佐渡のお寺の維持について考える


長谷寺 佐渡

先日、畑野の商工会でセミナーをしました。
講師謝礼金を頂いたわけですが、そのお金の一部を長谷寺(ちょうこくじ)に信者としてお布施いたしました。

理由としては二つ。
一つは、長谷寺にお客様をお連れして住職がご案内してくださり、いつもお世話になっているから。
一つは、大変素晴らしいお寺なので、自分も何かしらこのお寺に貢献したいから。

住職に電話で連絡して、ご在宅かどうかお聞きし、お寺に伺いました。
お布施の旨を伝えると、「諸堂・伽藍並びに境内整備勧募受付」という用紙をお持ちいただき、そこに名前と住所、願意、金額を記入するところがあり、そちらを記入。お金と一緒に住職にお渡ししました。

長谷寺 仁王門

住職からお聞きしたのですが、このご時世でお寺の維持に関しては大変であるとのこと。
人口が減っていく佐渡島ではなおのこと大変で、お寺の収入源である葬式や、年忌などの法要が減っていくわけですから、お寺の維持管理どころか住職の生活すら大変。
由緒あるお寺の宝物も、佐渡市指定の文化財にして保護してもらおうにも、佐渡市もお金がないので指定はされない。
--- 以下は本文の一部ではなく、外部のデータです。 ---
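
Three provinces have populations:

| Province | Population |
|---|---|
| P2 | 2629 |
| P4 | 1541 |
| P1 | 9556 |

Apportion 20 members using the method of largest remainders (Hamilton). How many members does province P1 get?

14

The standard divisor is 13726/20 ≈ 686.3.
Standard quotas: P2 3.8307, P4 2.2454, P1 13.9239.
Lower quotas: P2 3, P4 2, P1 13 (sum 18, leaving 2 seats).
Remainders in descending order: P1 0.9239, P2 0.8307, P4 0.2454.
The surplus seats go to P1, P2.
P1 receives 14.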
長谷寺には国、県指定文化財が沢山あり、国指定文化財(十一面観音三体)、県指定文化財が7件、県指定天然記念物2件、国登録有形文化財が15件。その他にも文化財としての価値あるものがいっぱいあるわけです。

十一面観音 長谷寺

こういったお寺の宝物の維持管理も、実際大変で、盗難防止や、修繕修復などにも経費がかかるし、建物の維持管理がかかるわけです。
檀家が少なれけば、当然一軒あたりの負担金も多く、長谷寺のような由緒ある大きなお寺になれば、維持管理もさらに大変なようです。
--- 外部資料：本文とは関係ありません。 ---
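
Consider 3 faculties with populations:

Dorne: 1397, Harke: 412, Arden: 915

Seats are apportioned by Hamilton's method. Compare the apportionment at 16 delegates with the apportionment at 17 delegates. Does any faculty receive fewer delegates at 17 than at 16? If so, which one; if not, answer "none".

Harke

At 16 seats: Dorne 8, Harke 3, Arden 5.
At 17 seats: Dorne 9, Harke 2, Arden 6.
Harke drops from 3 to 2.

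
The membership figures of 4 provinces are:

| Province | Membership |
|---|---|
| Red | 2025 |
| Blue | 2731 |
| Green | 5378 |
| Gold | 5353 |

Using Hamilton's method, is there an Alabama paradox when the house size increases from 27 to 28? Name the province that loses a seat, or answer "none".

Red

At 27 seats: Red 4, Blue 5, Green 9, Gold 9.
At 28 seats: Red 3, Blue 5, Green 10, Gold 10.
Red drops from 4 to 3.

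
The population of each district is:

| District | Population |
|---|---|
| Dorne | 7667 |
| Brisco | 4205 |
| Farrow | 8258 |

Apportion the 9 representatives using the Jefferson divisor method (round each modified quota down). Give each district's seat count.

Dorne: 3, Brisco: 2, Farrow: 4

Standard divisor 20130/9 ≈ 2236.667; standard quotas: Dorne 3.428, Brisco 1.880, Farrow 3.692.
Rounding down gives 3, 1, 3 = 7 seats, so the divisor must be adjusted.
With modified divisor 2000: modified quotas Dorne 3.833, Brisco 2.103, Farrow 4.129.
Rounding down: Dorne 3, Brisco 2, Farrow 4 (total 9).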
インターネットで「お寺の維持」と検索するといろいろと世の中のお寺の大変な事情がおわかりいただけるかと思います。

佐渡で拝観料を頂いているお寺は、根本寺だけで、五重の塔のある妙宣寺(みょうせんじ)、紫陽花咲き誇る蓮華峰寺(れんげぶじ)、牡丹で有名な長谷寺(ちょうこくじ)、この3つの観光需要の高いお寺はいずれも拝観料をいただいておりません。
観光バスが立ち寄るお寺ですが、もう少しお賽銭をいれてくれるように、ガイドさんたちも協力しないといけませんよね。

長谷寺 富田住職

私が知り合いをガイドで長谷寺にお連れすると、富田住職はいつも快くお寺のご案内をしてくださいます。時間があまり無いと言うと、足早にハイ次、ハイ次、とご案内してくださるのですが、お客様は説明を聞くのがやっとで、お賽銭を入れて拝む暇もなく・・・見ていて勿体無いと思う次第。無料でご案内していただき、さらにお賽銭も無しでは、ご案内した私としても申し訳ない。

暗闇体験をしても、お金はいただいていないわけです。
なので、私が出来ることといえば、お寺にお賽銭を入れる時は5円ではなく、50円・・・いや100円を入れるようにする。
佐渡のどこかの地区で講演に呼ばれた際の講師謝礼金は、その地区のお寺や神社にお布施する。
知り合いをガイドする際には、謝礼金をご用意する。

今までは正直、お寺や神社のお賽銭は5円や10円を入れておりました。
(そんなに沢山入れると勿体無いという気持ちもあり・・・)
今後は佐渡のお寺に感謝しつつ、お寺の維持に少しでも協力出来ればと思っております。